The Big Sleep is a bonafide hardboiled classic. Marlowe is the Ur-James Bond. He's honest, hard as nails, doesn't care about hurting your feelings, likes chess, likes a drink, likes the ladies...In this novel, there's complex plotting, great characterisation, and some of the best lines around.

“I don't mind your showing me your legs. They're very swell legs and it's a pleasure to make their acquaintance. I don't mind if you don't like my manners. They're pretty bad. I grieve over them during the long winter nights.”

“You can have a hangover from other things than alcohol. I had one from women.”

“She was thinking. i could see, even on that short acquaintance, that thinking was always going to be a bother for her.”

Marlowe would knock seven bells out of the poseur Amis.
 

RHB

Super Moderator ⭐
Staff member
Joined
Aug 14, 2009
Messages
22,880
Location
Westcliff riviera
Tricky call as I've read both and neither floated my proverbial boat enough to prefer one from the other I'm afraid. For that reason I'm out.
 
Joined
Aug 11, 2008
Messages
6,800
Location
Oregon
"In LA, you can’t do anything unless you drive. Now I can’t do anything unless I drink. And the drink-drive combination, it really isn’t possible out there. If you so much as loosen your seatbelt or drop your ash or pick your nose, then it's an Alcatraz autopsy with the questions asked later. Any indiscipline, you feel, any variation, and there’s a bullhorn, a set of scope sights, and a coptered pig drawing a bead on your rug.
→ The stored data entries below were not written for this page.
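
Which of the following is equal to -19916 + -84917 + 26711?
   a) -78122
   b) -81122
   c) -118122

First: -19916 + -84917 = -104833
Then: -104833 + 26711 = -78122
a) -78122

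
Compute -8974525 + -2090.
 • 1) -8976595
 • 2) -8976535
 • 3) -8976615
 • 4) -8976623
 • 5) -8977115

-8974525 + -2090 = -8976615
3) -8976615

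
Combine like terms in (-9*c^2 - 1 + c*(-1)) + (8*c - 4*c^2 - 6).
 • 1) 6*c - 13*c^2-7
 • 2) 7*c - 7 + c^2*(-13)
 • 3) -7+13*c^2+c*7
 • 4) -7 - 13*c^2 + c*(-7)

Adding the polynomials and combining like terms:
(-9*c^2 - 1 + c*(-1)) + (8*c - 4*c^2 - 6)
= 7*c - 7 + c^2*(-13)
2) 7*c - 7 + c^2*(-13)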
So what can a poor boy do? You come out of the hotel, the Vraimont. Over boiling Watts the downtown sky line carries a smear of God’s green snot. You walk left, you walk right, you are a bank rat on a busy river. This restaurant serves no drink, this one serves no meat, this one serves no heterosexuals. You can get your chimp shampooed, you can get your dick tattooed, twenty-four hours, but can you get lunch? And should you see a sign on the far side of the street flashing BEEF--BOOZE--NO STRINGS, then you can forget it. The only way to get across the road is to be born there. All the ped-xing signs say DON’T WALK, all of them, all the time. That is the message, the content of Los Angeles: don’t walk. Stay inside. Don’t walk. Drive. Don’t walk. Run! I tried the cabs. No use. The cabbies are all Saturnians who aren’t even sure whether this is a right planet or a left planet. The first thing you have to do, every trip, is teach them how to drive."
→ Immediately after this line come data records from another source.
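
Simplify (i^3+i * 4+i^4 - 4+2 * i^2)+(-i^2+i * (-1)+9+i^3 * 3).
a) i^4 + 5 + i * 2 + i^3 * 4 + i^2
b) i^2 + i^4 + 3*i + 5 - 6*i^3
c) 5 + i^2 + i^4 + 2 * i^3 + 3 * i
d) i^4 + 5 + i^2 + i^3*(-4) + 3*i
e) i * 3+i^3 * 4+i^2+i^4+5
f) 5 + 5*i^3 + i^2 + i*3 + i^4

Adding the polynomials and combining like terms:
(i^3 + i*4 + i^4 - 4 + 2*i^2) + (-i^2 + i*(-1) + 9 + i^3*3)
= i * 3+i^3 * 4+i^2+i^4+5
e) i * 3+i^3 * 4+i^2+i^4+5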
Amis at his merciless and brilliant best. A tale of debauchery, excess and complete moral bankruptcy, 'Money' is without doubt the funniest, sharpest and most tragic novel I have ever read.
 

KAB

Youth Team
Joined
Nov 19, 2012
Messages
254
Location
Southend
Love both of these but in my heart it has to be TBS, I guess its the Marlow that lurks deep inside of me and the appreciation of Chandlers works.

Another great little line is 'Do I have to be polite, or can I just be natural'
 

Napster

The Horse with no Name⭐
Joined
Oct 27, 2003
Messages
35,631
Location
The wilds of Kent
"Tall, aren't you?" she said.
"I didn't mean to be."
Her eyes rounded. She was puzzled. She was thinking. I could see, even on that short acquaintance, that thinking was always going to be a bother to her.
 

Tangled up in Blue

Certified Senior Citizen⭐
Joined
May 24, 2004
Messages
31,791
Location
Sant Cugat del Vallès
Chandler for me all day long.

Didn't really get that Money was a satire until that excellent BBC dramatisation a few years ago.

Even so Amis is not in Chandler's league.
 
Joined
Aug 11, 2008
Messages
6,800
Location
Oregon
“He could take one look at me - at the ashtray, the bottle, the four pots of coffee, my face, and my gut set like a stone on the white band of the towel- he could take one look at me and be pretty sure I ran on heavy fuel.”